Kafka is your escape hatch

Kafka is your escape hatch

I’ve become much more comfortable with the idea of vendor lock-in. Or rather, I don’t feel as locked in as I used to. The odd thing is, I’m using more proprietary systems than I ever have before (thanks to the cloud). Apache Kafka is what’s making me comfortable. Specifically, Kafka connect.

The best place to follow me is on my mailing list. Get new posts and recommended reading every Friday.

Historically, queuing and log data have flowed through Kafka, but primary data (often the most important stuff) has been more difficult to get into the system. Now that Kafka connect is gaining traction, and thanks to change data capture (CDC) connectors like Debezium, I’m starting to see glimpses of the promised future: all of an organization’s data available in realtime to any piece of infrastructure that needs it. Once the data is in Kafka, it’s so much more portable. This is a really big deal.

But why care about data portability? Most data processing involves two things: compute and storage. In Hadoop, for example, the compute layer is Map/Reduce, and the storage layer is HDFS. With data processing, what you’re interested in is the compute part. The storage is just along for the ride; an optimized layer to allow the computation to take place quickly. But almost every time you add a new technology to provide some new style of computation (graph traversal, time series, map/reduce, SQL, key-value, streaming, geographic, ML), you have to integrate a new storage layer first. Kafka and Kafka connect make this much, much easier.

Now, if you decide you need to add search infrastructure to the mix in order to handle a search workload, you don’t need to spin up a full ETL pipeline.

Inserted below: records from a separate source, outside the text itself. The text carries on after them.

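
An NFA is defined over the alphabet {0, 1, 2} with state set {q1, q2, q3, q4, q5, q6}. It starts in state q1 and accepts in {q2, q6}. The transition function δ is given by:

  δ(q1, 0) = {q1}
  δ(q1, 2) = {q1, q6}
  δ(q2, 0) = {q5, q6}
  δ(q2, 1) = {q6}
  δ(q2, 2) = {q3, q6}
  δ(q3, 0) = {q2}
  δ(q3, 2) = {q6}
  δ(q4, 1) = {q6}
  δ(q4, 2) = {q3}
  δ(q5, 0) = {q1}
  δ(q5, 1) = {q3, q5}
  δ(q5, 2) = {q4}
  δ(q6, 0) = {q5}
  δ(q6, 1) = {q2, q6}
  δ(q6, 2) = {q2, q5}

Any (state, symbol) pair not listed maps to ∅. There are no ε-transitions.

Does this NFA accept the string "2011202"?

No

Start in {q1}.
Read '2': q1→{q1, q6}; now {q1, q6}.
Read '0': q1→{q1}, q6→{q5}; now {q1, q5}.
Read '1': q1→∅, q5→{q3, q5}; now {q3, q5}.
Read '1': q3→∅, q5→{q3, q5}; now {q3, q5}.
Read '2': q3→{q6}, q5→{q4}; now {q4, q6}.
Read '0': q4→∅, q6→{q5}; now {q5}.
Read '2': q5→{q4}; now {q4}.
The final set {q4} contains no accepting state.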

Just install an Elastic search sink into your connect cluster, and off you go. Same deal for Druid if you need realtime analytics. Pick your data ware house of choice. The list goes on. It’s getting really easy to use the right tool for the job. The data barrier is being broken down.

Portable data means you don’t need to worry about vendor lock-in, either. It is becoming untenable for any serious piece of infrastructure not to integrate with Kafka. If the compute functionality warrants paying, by all means, use the proprietary system, but you don’t need to worry about getting your data into (or out of) the system. Kafka is the tool that lets you sleep at night knowing that you can always move off of your infrastructure if something better (or cheaper) comes along.

The most important place where I see this popping up is an organization’s ability to embrace the cloud. Once you have all your data in Kafka, it’s getting more straight forward to integrate with proprietary cloud systems, whether it be proprietary data ware houses, RDBMs, key-value stores, stream processing system, or whatever else. And if you want a hybrid solution, Kafka helps there, too. The idea of running in AWS with Lambda, Aurora, and EC2, but using Google cloud’s BigQuery solution as your data warehouse is not only possible, but reasonable.

Put another way, Kafka provides infrastructure agility. Data portability makes it easier to undo a mistake, change course if something isn’t working out, or embrace new technology. Wrong infrastructure? Wrong vendor? Wrong cloud? Kafka and Kafka connect are helping to make these problems a thing of the past.